The Nigerian Stock Exchange is a self-regulating institution, but is under the regulatory control of the Securities and Exchange Commission, SEC, Nigeria. The SEC also registers the issues some guidelines for market operation and ensures compliance with the requirements of the law by market operators.
While a lot more can be done to open up the market and the information process, that Nigerian Stock Exchange continued to strive to improve its operations. It has, till recently, provided a single market index, the Nigerian Stock Exchange All-Share Index. The NSE All-share Index is a total market (broad-base) index, reflecting a total picture of the behaviors of the common shares quoted on the Nigerian Stock Exchange. It is calculated on a daily basis and started in January 1984, the base year, with a value of 100.
The Nigerian Stock Exchange has, in 2009, introduced four new sectoral indices to complement the NSE All-share Index. NSE Banking Index mirrors the banking sector performance, just as the NSE Insurance Index captures the direction of the insurance sector. The others are the NSE Food/Beverage Index and the NSE Oil/Gas Index.
Transaction information on daily trading on the Nigerian Stock Exchange is issued each day. Such information is available from the web site of the Exchange and include the Daily Official Listing, share price information and other relevant reports. A subscription may be needed to access some.

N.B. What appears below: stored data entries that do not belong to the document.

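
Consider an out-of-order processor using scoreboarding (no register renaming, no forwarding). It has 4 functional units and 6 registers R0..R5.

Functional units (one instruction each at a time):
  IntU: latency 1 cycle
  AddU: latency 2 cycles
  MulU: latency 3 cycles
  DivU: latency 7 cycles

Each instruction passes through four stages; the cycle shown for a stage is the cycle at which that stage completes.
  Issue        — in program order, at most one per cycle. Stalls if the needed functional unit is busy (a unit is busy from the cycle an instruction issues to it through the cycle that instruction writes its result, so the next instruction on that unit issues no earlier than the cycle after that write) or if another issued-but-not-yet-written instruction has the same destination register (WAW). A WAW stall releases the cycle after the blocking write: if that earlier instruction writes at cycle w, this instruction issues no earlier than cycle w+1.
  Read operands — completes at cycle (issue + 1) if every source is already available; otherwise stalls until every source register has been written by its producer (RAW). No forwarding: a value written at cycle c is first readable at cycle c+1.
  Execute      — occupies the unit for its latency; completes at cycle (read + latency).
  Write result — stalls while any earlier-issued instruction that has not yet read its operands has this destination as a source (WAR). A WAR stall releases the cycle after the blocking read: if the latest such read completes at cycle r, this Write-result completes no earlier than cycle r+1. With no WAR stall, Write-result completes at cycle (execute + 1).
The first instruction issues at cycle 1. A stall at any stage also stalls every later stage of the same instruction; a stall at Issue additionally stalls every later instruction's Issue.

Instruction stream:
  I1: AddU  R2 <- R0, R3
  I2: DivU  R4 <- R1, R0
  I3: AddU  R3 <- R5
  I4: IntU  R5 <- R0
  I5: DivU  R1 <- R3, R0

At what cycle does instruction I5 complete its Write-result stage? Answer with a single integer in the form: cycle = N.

cycle = 21

t=1  I1 dispatched to AddU
t=2  I1 operands ready · I2 dispatched to DivU
t=3  I2 operands ready
t=4  I1 complete
t=5  R2←I1
t=6  I3 dispatched to AddU
t=7  I3 operands ready · I4 dispatched to IntU
t=8  I4 operands ready
t=9  I3 complete · I4 complete
t=10  I2 complete · R3←I3 · R5←I4
t=11  R4←I2
t=12  I5 dispatched to DivU
t=13  I5 operands ready
t=20  I5 complete
t=21  R1←I5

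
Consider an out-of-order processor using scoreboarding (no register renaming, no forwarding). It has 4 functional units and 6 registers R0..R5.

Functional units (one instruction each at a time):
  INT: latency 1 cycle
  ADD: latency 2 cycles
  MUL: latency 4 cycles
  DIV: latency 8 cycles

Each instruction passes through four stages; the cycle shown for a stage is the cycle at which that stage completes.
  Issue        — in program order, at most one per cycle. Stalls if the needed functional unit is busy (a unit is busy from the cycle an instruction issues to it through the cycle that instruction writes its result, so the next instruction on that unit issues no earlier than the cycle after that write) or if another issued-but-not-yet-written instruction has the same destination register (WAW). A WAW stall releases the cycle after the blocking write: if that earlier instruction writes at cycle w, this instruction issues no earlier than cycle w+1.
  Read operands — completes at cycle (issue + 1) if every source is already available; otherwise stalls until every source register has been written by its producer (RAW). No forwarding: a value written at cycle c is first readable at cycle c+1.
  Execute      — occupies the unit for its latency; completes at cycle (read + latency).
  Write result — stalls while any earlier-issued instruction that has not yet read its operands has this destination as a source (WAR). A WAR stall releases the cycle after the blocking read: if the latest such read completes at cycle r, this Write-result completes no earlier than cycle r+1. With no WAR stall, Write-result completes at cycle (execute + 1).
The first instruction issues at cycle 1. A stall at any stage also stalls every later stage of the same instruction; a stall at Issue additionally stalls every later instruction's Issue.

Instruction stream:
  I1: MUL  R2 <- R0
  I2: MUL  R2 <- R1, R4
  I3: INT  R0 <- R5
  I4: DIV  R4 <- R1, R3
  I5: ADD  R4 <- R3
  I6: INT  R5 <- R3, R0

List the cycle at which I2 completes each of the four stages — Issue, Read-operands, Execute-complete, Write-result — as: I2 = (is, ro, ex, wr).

t=1  issue I1 (MUL)
t=2  I1 read-ops
t=6  I1 finished on MUL
t=7  I1→R2
t=8  issue I2 (MUL)
t=9  I2 read-ops | issue I3 (INT)
t=10  I3 read-ops | issue I4 (DIV)
t=11  I3 finished on INT | I4 read-ops
t=12  I3→R0
t=13  I2 finished on MUL
t=14  I2→R2
t=19  I4 finished on DIV
t=20  I4→R4
t=21  issue I5 (ADD)
t=22  I5 read-ops | issue I6 (INT)
t=23  I6 read-ops
t=24  I5 finished on ADD | I6 finished on INT
t=25  I5→R4 | I6→R5

I2 = (8, 9, 13, 14)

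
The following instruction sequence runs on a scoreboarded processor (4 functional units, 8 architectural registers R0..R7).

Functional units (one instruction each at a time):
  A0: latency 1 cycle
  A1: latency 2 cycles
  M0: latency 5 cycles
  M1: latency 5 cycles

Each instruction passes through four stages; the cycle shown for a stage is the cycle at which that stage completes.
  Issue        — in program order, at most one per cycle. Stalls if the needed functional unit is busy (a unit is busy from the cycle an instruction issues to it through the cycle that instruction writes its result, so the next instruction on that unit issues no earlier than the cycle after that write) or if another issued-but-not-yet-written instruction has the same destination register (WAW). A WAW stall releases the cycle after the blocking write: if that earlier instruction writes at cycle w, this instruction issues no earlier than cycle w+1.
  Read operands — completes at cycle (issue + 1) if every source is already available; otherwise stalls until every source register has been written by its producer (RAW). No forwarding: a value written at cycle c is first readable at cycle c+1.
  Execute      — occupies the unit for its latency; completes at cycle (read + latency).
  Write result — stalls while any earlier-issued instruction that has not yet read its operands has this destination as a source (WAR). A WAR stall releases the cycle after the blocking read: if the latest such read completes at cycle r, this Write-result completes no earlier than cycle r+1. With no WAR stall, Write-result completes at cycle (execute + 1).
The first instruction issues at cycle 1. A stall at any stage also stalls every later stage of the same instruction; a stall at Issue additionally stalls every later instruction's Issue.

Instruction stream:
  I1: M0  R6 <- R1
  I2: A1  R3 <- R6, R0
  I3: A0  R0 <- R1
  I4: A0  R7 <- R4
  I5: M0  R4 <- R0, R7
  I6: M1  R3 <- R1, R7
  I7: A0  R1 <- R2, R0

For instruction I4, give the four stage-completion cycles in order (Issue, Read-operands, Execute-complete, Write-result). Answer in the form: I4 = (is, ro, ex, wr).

[I1] 1/2/7/8
[I2] 2/9/11/12  (RAW R6: wait I1 write@8)
[I3] 3/4/5/10  (WAR R0: wait I2 read@9)
[I4] 11/12/13/14  (struct: A0 busy until I3 writes@10)
[I5] 12/15/20/21  (RAW R7: wait I4 write@14)
[I6] 13/15/20/21  (RAW R7: wait I4 write@14)
[I7] 15/16/17/18  (struct: A0 busy until I4 writes@14)

I4 = (11, 12, 13, 14)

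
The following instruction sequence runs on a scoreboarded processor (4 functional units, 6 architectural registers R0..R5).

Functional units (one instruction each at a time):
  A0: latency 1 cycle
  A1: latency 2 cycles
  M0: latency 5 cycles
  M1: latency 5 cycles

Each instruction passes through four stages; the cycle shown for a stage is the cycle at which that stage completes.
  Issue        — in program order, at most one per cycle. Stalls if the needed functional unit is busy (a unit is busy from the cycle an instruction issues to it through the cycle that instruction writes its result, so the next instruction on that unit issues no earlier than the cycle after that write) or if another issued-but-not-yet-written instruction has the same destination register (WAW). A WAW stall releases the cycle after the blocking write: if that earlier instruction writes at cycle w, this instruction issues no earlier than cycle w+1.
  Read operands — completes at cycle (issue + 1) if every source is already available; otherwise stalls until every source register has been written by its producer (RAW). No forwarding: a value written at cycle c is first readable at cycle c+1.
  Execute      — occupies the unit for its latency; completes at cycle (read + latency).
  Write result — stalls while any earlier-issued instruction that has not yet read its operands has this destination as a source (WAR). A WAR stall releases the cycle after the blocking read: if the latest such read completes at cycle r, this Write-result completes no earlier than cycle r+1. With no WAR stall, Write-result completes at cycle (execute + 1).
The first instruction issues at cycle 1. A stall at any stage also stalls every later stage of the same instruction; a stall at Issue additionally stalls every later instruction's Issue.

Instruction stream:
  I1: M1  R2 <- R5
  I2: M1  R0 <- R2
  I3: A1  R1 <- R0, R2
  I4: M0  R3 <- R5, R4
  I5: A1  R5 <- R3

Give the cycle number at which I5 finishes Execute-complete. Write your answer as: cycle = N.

1) issue 1, read 2, done 7, write 8
2) issue 9, read 10, done 15, write 16  <struct: M1 busy until I1 writes@8>
3) issue 10, read 17, done 19, write 20  <RAW R0: wait I2 write@16>
4) issue 11, read 12, done 17, write 18
5) issue 21, read 22, done 24, write 25  <struct: A1 busy until I3 writes@20>

cycle = 24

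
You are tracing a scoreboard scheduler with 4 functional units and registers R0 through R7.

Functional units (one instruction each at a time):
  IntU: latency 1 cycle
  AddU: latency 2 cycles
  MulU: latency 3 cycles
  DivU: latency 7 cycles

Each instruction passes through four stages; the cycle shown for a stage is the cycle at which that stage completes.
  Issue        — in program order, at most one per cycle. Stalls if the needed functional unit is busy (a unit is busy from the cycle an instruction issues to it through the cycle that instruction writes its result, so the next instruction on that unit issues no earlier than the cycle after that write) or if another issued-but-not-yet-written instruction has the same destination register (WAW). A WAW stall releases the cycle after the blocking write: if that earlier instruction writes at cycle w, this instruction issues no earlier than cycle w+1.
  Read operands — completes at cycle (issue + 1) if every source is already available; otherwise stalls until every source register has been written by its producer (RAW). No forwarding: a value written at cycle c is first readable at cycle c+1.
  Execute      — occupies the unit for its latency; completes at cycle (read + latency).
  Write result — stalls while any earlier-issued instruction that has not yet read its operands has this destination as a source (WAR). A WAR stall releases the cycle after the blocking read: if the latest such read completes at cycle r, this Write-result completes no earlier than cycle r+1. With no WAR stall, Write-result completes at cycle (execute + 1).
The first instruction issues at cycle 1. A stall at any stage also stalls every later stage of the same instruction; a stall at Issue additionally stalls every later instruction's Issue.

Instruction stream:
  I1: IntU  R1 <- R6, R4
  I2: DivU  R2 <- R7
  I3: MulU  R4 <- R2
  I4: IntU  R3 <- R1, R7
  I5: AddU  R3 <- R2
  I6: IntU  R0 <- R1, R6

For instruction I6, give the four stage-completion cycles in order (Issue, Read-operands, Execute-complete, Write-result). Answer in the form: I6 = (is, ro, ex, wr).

1) issue 1, read 2, done 3, write 4
2) issue 2, read 3, done 10, write 11
3) issue 3, read 12, done 15, write 16  <RAW R2: wait I2 write@11>
4) issue 5, read 6, done 7, write 8  <struct: IntU busy until I1 writes@4>
5) issue 9, read 12, done 14, write 15  <WAW R3: wait I4 write@8 / RAW R2: wait I2 write@11>
6) issue 10, read 11, done 12, write 13

I6 = (10, 11, 12, 13)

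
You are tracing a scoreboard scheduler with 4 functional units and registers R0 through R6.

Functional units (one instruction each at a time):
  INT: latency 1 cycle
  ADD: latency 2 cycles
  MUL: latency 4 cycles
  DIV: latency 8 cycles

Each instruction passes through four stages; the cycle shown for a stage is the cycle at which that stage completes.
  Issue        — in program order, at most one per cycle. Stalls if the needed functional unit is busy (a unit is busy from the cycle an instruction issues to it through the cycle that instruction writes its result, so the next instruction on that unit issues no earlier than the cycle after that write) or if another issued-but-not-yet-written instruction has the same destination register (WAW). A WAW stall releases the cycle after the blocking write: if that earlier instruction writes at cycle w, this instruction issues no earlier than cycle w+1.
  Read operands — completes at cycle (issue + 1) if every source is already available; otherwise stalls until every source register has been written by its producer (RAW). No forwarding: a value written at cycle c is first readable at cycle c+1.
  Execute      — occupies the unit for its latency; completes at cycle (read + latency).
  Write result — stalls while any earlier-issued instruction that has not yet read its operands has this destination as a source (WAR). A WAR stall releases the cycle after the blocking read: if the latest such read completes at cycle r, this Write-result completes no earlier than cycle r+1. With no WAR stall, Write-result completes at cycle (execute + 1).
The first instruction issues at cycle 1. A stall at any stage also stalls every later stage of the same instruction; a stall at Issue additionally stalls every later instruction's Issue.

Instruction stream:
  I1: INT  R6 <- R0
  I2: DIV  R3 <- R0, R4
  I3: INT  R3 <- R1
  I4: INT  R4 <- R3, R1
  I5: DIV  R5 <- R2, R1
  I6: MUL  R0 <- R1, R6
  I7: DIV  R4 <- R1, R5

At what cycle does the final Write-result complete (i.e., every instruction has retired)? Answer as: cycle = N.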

Observers generally score the Nigerian Stock Exchange high on its performance. Those angling for other exchanges may also continue to press for a multiple stock exchange arrangement. The push to have a Stock Exchange of Nigeria (SEN), located at Abuja, gained much momentum at some point but finally appeared to have fizzled off. With the various branches the Nigerian Stock Exchange is establishing, it may prove difficult to advance an argument based on giving access to Nigerians in other parts of the country. The NSE is already achieving substantial progress in that direction and may only need to be strengthened, if multiplicity is not merely for its sake.
Whatever the case, the growth of the market has seen more Nigerian companies access the capital market for fund mobilisation and business development. It has also seen many more securities come into the market, just as the number of Nigerians investing in the stock market has had a quantum leap.